Le concert s’ouvre sur une œuvre déroutante. L’auditeur entend le premier accord tranchant caractéristique de l’ouverture Coriolan de Beethoven avant un fracas de percussions assez peu commun chez le maître de Bonn, créant une fusion des genres saisissante. La composition de la Coréenne Unsuk Chin, subito con forza, est un curieux mélange de motifs beethovéniens avec une instrumentation luxuriante (qui donne la part belle aux timbales et aux cloches) et offre un étonnant prélude à un concert aux conceptions plus classiques par la suite.

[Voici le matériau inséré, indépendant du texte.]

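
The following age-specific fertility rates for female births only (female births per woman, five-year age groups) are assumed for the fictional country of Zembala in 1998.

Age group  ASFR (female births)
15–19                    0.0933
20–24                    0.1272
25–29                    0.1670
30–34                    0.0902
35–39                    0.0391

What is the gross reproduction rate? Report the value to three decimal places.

2.584

Sum of female ASFRs = 0.0933 + 0.1272 + 0.1670 + 0.0902 + 0.0391 = 0.5168
GRR = 5 × 0.5168 = 2.584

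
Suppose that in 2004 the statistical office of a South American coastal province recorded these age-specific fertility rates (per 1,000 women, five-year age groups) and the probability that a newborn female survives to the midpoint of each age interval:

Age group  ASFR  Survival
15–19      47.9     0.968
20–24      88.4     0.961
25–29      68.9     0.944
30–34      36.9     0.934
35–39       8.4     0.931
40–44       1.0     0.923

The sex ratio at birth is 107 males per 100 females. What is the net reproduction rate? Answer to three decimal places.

Proportion female at birth = 100 / (100 + 107) = 0.48309.
Each age group contributes 5 × ASFR × survival:
  15–19: 5 × 47.9/1000 × 0.968 = 0.23184
  20–24: 5 × 88.4/1000 × 0.961 = 0.42476
  25–29: 5 × 68.9/1000 × 0.944 = 0.32521
  30–34: 5 × 36.9/1000 × 0.934 = 0.17232
  35–39: 5 × 8.4/1000 × 0.931 = 0.03910
  40–44: 5 × 1.0/1000 × 0.923 = 0.00462
Sum = 1.19785
NRR = 0.48309 × 1.19785 = 0.57867
With NRR below 1 the population is below replacement fertility.

0.579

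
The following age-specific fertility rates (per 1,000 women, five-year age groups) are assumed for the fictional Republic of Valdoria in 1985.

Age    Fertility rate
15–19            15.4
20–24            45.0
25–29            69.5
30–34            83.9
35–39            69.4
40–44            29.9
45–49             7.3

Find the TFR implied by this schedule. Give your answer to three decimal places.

Sum of ASFRs = 15.4 + 45.0 + 69.5 + 83.9 + 69.4 + 29.9 + 7.3 = 320.4
TFR = 5 × 320.4 / 1000 = 1.602

1.602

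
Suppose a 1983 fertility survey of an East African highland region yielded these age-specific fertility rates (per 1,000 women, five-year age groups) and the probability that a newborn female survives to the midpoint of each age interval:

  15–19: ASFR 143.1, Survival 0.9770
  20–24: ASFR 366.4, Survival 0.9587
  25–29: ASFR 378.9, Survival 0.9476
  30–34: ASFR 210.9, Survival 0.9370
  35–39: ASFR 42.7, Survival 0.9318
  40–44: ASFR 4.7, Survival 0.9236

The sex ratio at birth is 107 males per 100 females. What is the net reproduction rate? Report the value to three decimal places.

2.637

Proportion female at birth = 100 / (100 + 107) = 0.48309.
Survival-weighted fertility by age (5·fₓ·Sₓ):
  15–19: 5 × 143.1/1000 × 0.9770 = 0.69904
  20–24: 5 × 366.4/1000 × 0.9587 = 1.75634
  25–29: 5 × 378.9/1000 × 0.9476 = 1.79523
  30–34: 5 × 210.9/1000 × 0.9370 = 0.98807
  35–39: 5 × 42.7/1000 × 0.9318 = 0.19894
  40–44: 5 × 4.7/1000 × 0.9236 = 0.02170
Sum = 5.45932
NRR = 0.48309 × 5.45932 = 2.63734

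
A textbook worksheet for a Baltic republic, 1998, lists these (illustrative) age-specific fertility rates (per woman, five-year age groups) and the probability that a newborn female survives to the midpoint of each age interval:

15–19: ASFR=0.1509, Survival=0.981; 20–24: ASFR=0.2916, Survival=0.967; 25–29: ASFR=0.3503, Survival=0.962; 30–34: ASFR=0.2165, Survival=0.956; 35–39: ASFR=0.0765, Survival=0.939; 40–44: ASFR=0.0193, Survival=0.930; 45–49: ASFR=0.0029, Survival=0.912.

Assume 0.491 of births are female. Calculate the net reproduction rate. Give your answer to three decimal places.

Proportion female at birth = 0.491.
Survival-weighted fertility by age (5·fₓ·Sₓ):
  15–19: 5 × 0.1509 × 0.981 = 0.74016
  20–24: 5 × 0.2916 × 0.967 = 1.40989
  25–29: 5 × 0.3503 × 0.962 = 1.68494
  30–34: 5 × 0.2165 × 0.956 = 1.03487
  35–39: 5 × 0.0765 × 0.939 = 0.35917
  40–44: 5 × 0.0193 × 0.930 = 0.08975
  45–49: 5 × 0.0029 × 0.912 = 0.01322
Sum = 5.33200
NRR = 0.491 × 5.33200 = 2.61801
With NRR above 1 the population is above replacement fertility.

2.618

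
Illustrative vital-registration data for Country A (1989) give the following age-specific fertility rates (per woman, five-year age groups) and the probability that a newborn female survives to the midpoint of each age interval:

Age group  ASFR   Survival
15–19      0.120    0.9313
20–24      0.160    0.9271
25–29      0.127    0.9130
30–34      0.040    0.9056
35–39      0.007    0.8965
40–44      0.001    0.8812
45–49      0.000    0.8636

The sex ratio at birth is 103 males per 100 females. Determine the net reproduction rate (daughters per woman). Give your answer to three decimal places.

Proportion female at birth = 100 / (100 + 103) = 0.49261.
Each age group contributes 5 × ASFR × survival:
  15–19: 5 × 0.120 × 0.9313 = 0.55878
  20–24: 5 × 0.160 × 0.9271 = 0.74168
  25–29: 5 × 0.127 × 0.9130 = 0.57976
  30–34: 5 × 0.040 × 0.9056 = 0.18112
  35–39: 5 × 0.007 × 0.8965 = 0.03138
  40–44: 5 × 0.001 × 0.8812 = 0.00441
  45–49: 5 × 0.000 × 0.8636 = 0.00000
Sum = 2.09713
NRR = 0.49261 × 2.09713 = 1.03307

1.033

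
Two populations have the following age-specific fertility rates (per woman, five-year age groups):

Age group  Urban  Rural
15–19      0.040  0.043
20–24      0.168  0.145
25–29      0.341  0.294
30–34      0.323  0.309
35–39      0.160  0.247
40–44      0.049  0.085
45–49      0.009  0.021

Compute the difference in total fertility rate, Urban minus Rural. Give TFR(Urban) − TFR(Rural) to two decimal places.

-0.27

Urban:
  Sum of ASFRs = 0.040 + 0.168 + 0.341 + 0.323 + 0.160 + 0.049 + 0.009 = 1.090
  TFR = 5 × 1.090 = 5.45
Rural:
  Sum of ASFRs = 0.043 + 0.145 + 0.294 + 0.309 + 0.247 + 0.085 + 0.021 = 1.144
  TFR = 5 × 1.144 = 5.72
Difference = 5.45 − 5.72 = -0.27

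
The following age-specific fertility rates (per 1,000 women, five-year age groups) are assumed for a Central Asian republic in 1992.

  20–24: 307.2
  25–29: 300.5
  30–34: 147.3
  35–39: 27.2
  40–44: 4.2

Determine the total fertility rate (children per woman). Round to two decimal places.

3.93

Sum of ASFRs = 307.2 + 300.5 + 147.3 + 27.2 + 4.2 = 786.4
TFR = 5 × 786.4 / 1000 = 3.932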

Gustavo Gimeno dirige l'Orchestre Philharmonique du Luxembourg
© Philharmonie Luxembourg / Alfonso Salgueiro

L’Orchestre Philharmonique du Luxembourg et son directeur musical Gustavo Gimeno s’embarquent en effet dans deux œuvres plus connues du grand public, la Symphonie en ré mineur de César Franck, et avant cela la Rhapsodie sur un thème de Paganini de Rachmaninov, avec en soliste l’Italienne Beatrice Rana. Pianiste désormais incontournable de la scène internationale, la musicienne aborde cette sorte de concerto déguisé avec franchise. Si certains de ses collègues y distilleraient un rubato parfois plus finement réalisé ou feraient entendre une main gauche plus prégnante, la pianiste fait entendre des attaques nettes voire percussives quoique jamais dures et une projection et une présence sonore indiscutables.

Beatrice Rana
© Philharmonie Luxembourg / Alfonso Salgueiro

Ainsi le discours musical laisse en permanence place à la clarté des lignes et de la construction, sans que la soliste se montre cependant avare en mystère et en libertés : la grande variation centrale, au ton hollywoodien quand elle est déployée avec élégance par l’orchestre et Gimeno, est édictée avec une pointe de timidité par Rana, qui lâche ensuite les chevaux dans un finale où elle engloutit gammes et arpèges sans aucune démonstration de virtuosité facile, suscitant l’adhésion du public luxembourgeois.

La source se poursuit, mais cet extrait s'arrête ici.